Taxpayers choosing this simplified regime will benefit from the following advantages:
- Discharge effect upon payment:
Once the taxpayer that opted for this simplified regime accepts the contents of the tax return proposed by the Revenue and Customs Control Agency and, where applicable, makes payment thereof in due time, the taxpayer’s obligations in respect of Income Tax for that given fiscal year shall be deemed fully satisfied, both formally and substantively – except where omissions, improper deductions, or the use of false or sham invoices or other apocryphal documentation are detected.
- Presumption of accuracy:
The accuracy of the Income Tax and Value Added Tax returns filed for non-statute-barred periods shall be presumed, without admitting evidence to the contrary, except where the ARCA challenges the relevant tax returns and identifies a significant discrepancy between the information reported and the information available in their systems or provided by third parties.
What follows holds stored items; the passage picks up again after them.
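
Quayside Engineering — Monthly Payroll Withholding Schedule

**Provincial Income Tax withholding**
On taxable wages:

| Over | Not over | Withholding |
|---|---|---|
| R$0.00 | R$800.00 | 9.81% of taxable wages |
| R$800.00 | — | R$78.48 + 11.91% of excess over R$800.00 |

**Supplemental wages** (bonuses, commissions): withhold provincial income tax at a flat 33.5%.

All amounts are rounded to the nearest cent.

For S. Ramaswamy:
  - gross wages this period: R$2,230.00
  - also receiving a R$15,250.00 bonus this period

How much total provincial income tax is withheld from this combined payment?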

In such cases, the Authorities may extend verification and/or audit procedures to non-statute-barred periods, assess the tax base ex officio, determine tax differences, and apply the penalties provided for under the Federal Tax Procedure Law No. 11,683.
For purposes of the above, a significant discrepancy shall be deemed to exist where at least one of the following conditions is met:
–(i) Where, as a result of a challenge issued by the ARCA, there is an increase in the tax balances in favor of the said Authorities or, as applicable, a reduction in tax losses or tax credits in favor of the taxpayer or responsible party, by a percentage of not less than 15% compared to the amounts declared by the taxpayer.
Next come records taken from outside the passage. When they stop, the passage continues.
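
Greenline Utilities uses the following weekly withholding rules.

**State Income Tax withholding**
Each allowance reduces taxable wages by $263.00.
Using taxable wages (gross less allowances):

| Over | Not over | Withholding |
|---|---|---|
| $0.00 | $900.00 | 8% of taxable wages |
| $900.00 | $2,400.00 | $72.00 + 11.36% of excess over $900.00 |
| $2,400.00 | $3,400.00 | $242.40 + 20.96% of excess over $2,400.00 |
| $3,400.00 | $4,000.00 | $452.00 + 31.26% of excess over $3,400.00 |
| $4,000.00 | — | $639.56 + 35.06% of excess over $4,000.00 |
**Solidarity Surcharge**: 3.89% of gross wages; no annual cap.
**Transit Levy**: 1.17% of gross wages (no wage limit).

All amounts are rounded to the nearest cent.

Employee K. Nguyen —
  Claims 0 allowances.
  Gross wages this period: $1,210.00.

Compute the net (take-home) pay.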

-(ii) Where the difference between the tax declared and the tax determined as a result of the challenge issued by the ARCA exceeds the amount established in Article 1 of the Tax Criminal Regime, outlined in Title IX of Law No. 27,430, as amended.
-(iii) Where, as a result of a challenge issued by the ARCA, due to the use of false or sham invoices or other apocryphal documents, there is an increase in the tax balance in favor of the said Authorities or, as applicable, a reduction in tax losses or tax credits in favor of the taxpayer or responsible party, provided that the taxpayer does not amend the challenged tax return on such grounds and does not pay the corresponding tax difference, together with accrued interest.
Overall, the reform reflects a clear policy shift toward legal certainty, proportionality, and voluntary compliance, while maintaining robust enforcement mechanisms for cases involving material and intentional non-compliance.